Although my first sporting love is cricket, I’m also a fan of Australian Rules Football (I support the West Coast Eagles – thanks for asking – and our season is hanging by a thread right now, but that’s a story for another day).
A common defensive tactic in Aussie Rules is ‘shepherding’, where you assist a team mate from a distance. In brief, if a team mate is running with the ball and an opponent is chasing them, you can push, bump, or block that opponent to give your team mate a clear run.
Photo: Flickerd, via Wikimedia Commons
Shepherding is illegal in other ball sports such as soccer and hockey, but is allowed in Aussie Rules and American Football (they call it ‘running interference’). The crowd cheers loudest for the player who kicks the goal, but they also applaud the team mate who cleared their path.

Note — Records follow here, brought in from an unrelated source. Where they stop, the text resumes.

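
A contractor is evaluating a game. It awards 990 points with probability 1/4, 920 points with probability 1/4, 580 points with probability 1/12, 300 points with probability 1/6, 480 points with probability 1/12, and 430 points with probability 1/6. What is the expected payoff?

687.5 points

EV = 1/4 × 990 + 1/4 × 920 + 1/12 × 580 + 1/6 × 300 + 1/12 × 480 + 1/6 × 430 = 247.5 + 230 + 48.3333 + 50 + 40 + 71.6667 = 687.5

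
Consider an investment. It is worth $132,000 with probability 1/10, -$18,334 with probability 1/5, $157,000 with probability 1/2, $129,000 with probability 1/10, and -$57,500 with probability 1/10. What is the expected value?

EV = 1/10 × 132000 + 1/5 × (-18334) + 1/2 × 157000 + 1/10 × 129000 + 1/10 × (-57500) = 13200 − 3666.8 + 78500 + 12900 − 5750 = 95183.2

$95,183.20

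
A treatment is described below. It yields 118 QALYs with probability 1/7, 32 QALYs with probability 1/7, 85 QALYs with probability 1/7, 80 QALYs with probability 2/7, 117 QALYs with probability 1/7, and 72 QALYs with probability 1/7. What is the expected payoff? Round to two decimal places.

83.43 QALYs

EV = 1/7 × 118 + 1/7 × 32 + 1/7 × 85 + 2/7 × 80 + 1/7 × 117 + 1/7 × 72 = 16.8571 + 4.5714 + 12.1429 + 22.8571 + 16.7143 + 10.2857 = 83.4286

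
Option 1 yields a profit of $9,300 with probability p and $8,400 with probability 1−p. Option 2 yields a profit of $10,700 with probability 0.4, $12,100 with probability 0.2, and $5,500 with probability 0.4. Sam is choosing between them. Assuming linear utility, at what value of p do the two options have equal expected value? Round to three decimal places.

EV(Option 2) = 0.4 × 10700 + 0.2 × 12100 + 0.4 × 5500 = 4280 + 2420 + 2200 = 8900
p·9300 + (1−p)·8400 = 8900
900p + 8400 = 8900
p = (8900 − 8400) / 900

p = 0.556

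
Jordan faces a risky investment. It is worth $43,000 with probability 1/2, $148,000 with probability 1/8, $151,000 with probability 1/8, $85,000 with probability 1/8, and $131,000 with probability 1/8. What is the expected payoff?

EV = 1/2 × 43000 + 1/8 × 148000 + 1/8 × 151000 + 1/8 × 85000 + 1/8 × 131000 = 21500 + 18500 + 18875 + 10625 + 16375 = 85875

$85,875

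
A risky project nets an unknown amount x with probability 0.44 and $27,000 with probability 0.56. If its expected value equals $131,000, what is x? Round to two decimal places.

0.44·x + 0.56·27000 = 131000
0.44·x = 131000 − 15120 = 115880
x = 115880 / 0.44 = 263363.6364

x = $263,363.64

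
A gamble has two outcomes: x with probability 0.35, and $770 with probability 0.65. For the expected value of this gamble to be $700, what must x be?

0.35·x + 0.65·770 = 700
0.35·x = 700 − 500.5 = 199.5
x = 199.5 / 0.35 = 570

x = $570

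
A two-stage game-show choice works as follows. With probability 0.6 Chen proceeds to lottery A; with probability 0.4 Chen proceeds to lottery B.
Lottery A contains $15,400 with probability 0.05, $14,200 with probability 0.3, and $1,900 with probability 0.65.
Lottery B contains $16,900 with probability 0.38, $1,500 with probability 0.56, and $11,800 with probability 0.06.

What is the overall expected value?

$6,947

EV(A) = 0.05 × 15400 + 0.3 × 14200 + 0.65 × 1900 = 770 + 4260 + 1235 = 6265
EV(B) = 0.38 × 16900 + 0.56 × 1500 + 0.06 × 11800 = 6422 + 840 + 708 = 7970
Overall = 0.6 × 6265 + 0.4 × 7970 = 3759 + 3188 = 6947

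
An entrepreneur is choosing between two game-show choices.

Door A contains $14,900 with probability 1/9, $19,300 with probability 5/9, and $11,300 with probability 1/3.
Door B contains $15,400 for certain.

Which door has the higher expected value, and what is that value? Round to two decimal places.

Door A = 1/9 × 14900 + 5/9 × 19300 + 1/3 × 11300 = 1655.5556 + 10722.2222 + 3766.6667 = 16144.4444
Door B: 15400 (certain)

Door A ($16,144.44)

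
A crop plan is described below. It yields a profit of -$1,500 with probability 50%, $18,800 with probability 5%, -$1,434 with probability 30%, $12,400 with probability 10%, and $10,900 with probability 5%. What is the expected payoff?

$1,544.80

EV = 0.5 × (-1500) + 0.05 × 18800 + 0.3 × (-1434) + 0.1 × 12400 + 0.05 × 10900 = -750 + 940 − 430.2 + 1240 + 545 = 1544.8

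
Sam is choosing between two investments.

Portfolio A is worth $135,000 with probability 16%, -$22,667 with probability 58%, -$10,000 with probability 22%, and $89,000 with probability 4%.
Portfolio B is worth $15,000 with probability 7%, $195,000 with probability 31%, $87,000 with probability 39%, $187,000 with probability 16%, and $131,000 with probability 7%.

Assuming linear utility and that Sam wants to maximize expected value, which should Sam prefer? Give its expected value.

Portfolio A = 0.16 × 135000 + 0.58 × (-22667) + 0.22 × (-10000) + 0.04 × 89000 = 21600 − 13146.86 − 2200 + 3560 = 9813.14
Portfolio B = 0.07 × 15000 + 0.31 × 195000 + 0.39 × 87000 + 0.16 × 187000 + 0.07 × 131000 = 1050 + 60450 + 33930 + 29920 + 9170 = 134520

Portfolio B ($134,520)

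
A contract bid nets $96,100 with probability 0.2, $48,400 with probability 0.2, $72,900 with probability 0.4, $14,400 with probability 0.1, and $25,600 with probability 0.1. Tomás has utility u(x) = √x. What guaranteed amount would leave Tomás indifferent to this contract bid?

$58,564

E[u] = 0.2·√96100 + 0.2·√48400 + 0.4·√72900 + 0.1·√14400 + 0.1·√25600 = 0.2·310 + 0.2·220 + 0.4·270 + 0.1·120 + 0.1·160 = 242
CE = (242)² = 58564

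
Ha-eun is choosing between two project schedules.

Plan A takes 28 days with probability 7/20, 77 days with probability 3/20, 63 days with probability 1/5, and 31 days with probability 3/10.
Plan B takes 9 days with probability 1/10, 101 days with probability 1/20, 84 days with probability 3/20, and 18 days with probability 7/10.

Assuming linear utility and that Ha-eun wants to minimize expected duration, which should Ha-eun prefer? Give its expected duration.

Plan A = 7/20 × 28 + 3/20 × 77 + 1/5 × 63 + 3/10 × 31 = 9.8 + 11.55 + 12.6 + 9.3 = 43.25
Plan B = 1/10 × 9 + 1/20 × 101 + 3/20 × 84 + 7/10 × 18 = 0.9 + 5.05 + 12.6 + 12.6 = 31.15

Plan B (31.15 days)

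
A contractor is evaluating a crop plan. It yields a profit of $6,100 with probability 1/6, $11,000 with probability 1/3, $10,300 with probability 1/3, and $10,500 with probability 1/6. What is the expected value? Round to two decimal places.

$9,866.67

EV = 1/6 × 6100 + 1/3 × 11000 + 1/3 × 10300 + 1/6 × 10500 = 1016.6667 + 3666.6667 + 3433.3333 + 1750 = 9866.6667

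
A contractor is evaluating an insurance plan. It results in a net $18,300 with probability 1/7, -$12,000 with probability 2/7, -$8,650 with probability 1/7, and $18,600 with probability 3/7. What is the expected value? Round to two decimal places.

EV = 1/7 × 18300 + 2/7 × (-12000) + 1/7 × (-8650) + 3/7 × 18600 = 2614.2857 − 3428.5714 − 1235.7143 + 7971.4286 = 5921.4286

$5,921.43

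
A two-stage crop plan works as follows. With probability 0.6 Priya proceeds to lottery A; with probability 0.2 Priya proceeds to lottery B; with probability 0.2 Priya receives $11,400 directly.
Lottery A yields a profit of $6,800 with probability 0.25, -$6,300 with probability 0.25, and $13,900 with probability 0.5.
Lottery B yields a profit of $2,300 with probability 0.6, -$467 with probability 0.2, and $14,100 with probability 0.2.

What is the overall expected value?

EV(A) = 0.25 × 6800 + 0.25 × (-6300) + 0.5 × 13900 = 1700 − 1575 + 6950 = 7075
EV(B) = 0.6 × 2300 + 0.2 × (-467) + 0.2 × 14100 = 1380 − 93.4 + 2820 = 4106.6
Branch C: 11400 (certain)
Overall = 0.6 × 7075 + 0.2 × 4106.6 + 0.2 × 11400 = 4245 + 821.32 + 2280 = 7346.32

$7,346.32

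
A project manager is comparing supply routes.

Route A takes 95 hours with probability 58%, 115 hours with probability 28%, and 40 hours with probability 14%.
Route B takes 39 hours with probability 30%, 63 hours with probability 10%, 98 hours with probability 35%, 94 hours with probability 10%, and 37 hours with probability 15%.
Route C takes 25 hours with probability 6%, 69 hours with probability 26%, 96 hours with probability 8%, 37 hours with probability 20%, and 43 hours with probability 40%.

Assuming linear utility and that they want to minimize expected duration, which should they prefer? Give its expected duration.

Route A = 0.58 × 95 + 0.28 × 115 + 0.14 × 40 = 55.1 + 32.2 + 5.6 = 92.9
Route B = 0.3 × 39 + 0.1 × 63 + 0.35 × 98 + 0.1 × 94 + 0.15 × 37 = 11.7 + 6.3 + 34.3 + 9.4 + 5.55 = 67.25
Route C = 0.06 × 25 + 0.26 × 69 + 0.08 × 96 + 0.2 × 37 + 0.4 × 43 = 1.5 + 17.94 + 7.68 + 7.4 + 17.2 = 51.72

Route C (51.72 hours)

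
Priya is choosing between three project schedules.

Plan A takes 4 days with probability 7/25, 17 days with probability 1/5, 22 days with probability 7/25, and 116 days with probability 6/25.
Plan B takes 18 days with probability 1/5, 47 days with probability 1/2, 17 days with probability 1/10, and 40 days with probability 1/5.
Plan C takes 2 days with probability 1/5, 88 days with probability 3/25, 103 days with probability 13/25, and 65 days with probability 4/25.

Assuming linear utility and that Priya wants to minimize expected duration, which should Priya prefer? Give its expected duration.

Plan B (36.8 days)

Plan A = 7/25 × 4 + 1/5 × 17 + 7/25 × 22 + 6/25 × 116 = 1.12 + 3.4 + 6.16 + 27.84 = 38.52
Plan B = 1/5 × 18 + 1/2 × 47 + 1/10 × 17 + 1/5 × 40 = 3.6 + 23.5 + 1.7 + 8 = 36.8
Plan C = 1/5 × 2 + 3/25 × 88 + 13/25 × 103 + 4/25 × 65 = 0.4 + 10.56 + 53.56 + 10.4 = 74.92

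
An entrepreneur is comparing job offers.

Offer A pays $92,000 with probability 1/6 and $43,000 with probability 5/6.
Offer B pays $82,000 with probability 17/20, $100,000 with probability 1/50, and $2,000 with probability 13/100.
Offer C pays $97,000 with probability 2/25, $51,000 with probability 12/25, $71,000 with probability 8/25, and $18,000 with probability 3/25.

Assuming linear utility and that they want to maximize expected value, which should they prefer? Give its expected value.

Offer B ($71,960)

Offer A = 1/6 × 92000 + 5/6 × 43000 = 15333.3333 + 35833.3333 = 51166.6667
Offer B = 17/20 × 82000 + 1/50 × 100000 + 13/100 × 2000 = 69700 + 2000 + 260 = 71960
Offer C = 2/25 × 97000 + 12/25 × 51000 + 8/25 × 71000 + 3/25 × 18000 = 7760 + 24480 + 22720 + 2160 = 57120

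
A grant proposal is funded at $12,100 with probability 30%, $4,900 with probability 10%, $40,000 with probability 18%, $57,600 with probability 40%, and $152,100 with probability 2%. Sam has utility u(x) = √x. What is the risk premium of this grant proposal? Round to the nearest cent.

E[u] = 0.3·√12100 + 0.1·√4900 + 0.18·√40000 + 0.4·√57600 + 0.02·√152100 = 0.3·110 + 0.1·70 + 0.18·200 + 0.4·240 + 0.02·390 = 179.8
CE = (179.8)² = 32328.04
Risk premium = EV − CE = 37402 − 32328.04 = 5073.96

$5,073.96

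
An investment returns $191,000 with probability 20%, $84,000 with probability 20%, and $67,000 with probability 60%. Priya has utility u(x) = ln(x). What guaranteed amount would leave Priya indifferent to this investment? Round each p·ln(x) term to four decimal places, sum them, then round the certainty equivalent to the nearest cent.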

Part of your role as a leader is to shepherd your team towards your goals – especially in a fast-changing, volatile world. While they are running with the ball, you clear their path, eliminating obstacles, removing distractions, and finding resources.
This is not only your role. In an Aussie Rules team, everybody is expected to shepherd, and the same applies to your team. To find ways to help each other, ask these three questions:
- What can we stop doing? You could eliminate unnecessary reports and meetings, stop interrupting people while they are deep in work, or remove unnecessary processes.
- What can we keep doing? Identify what’s working and consider how to optimise it, amplify it, enhance it, or apply it in other areas. Also share your ideas with other teams so you all improve.
- What can we start doing? You could create new work flows, run short micro-skills training sessions, automate repetitive tasks, or document some processes.
You might be surprised by the number and quality of ideas you generate as a team, and you can implement many of them quickly and cheaply to clear the path for the future.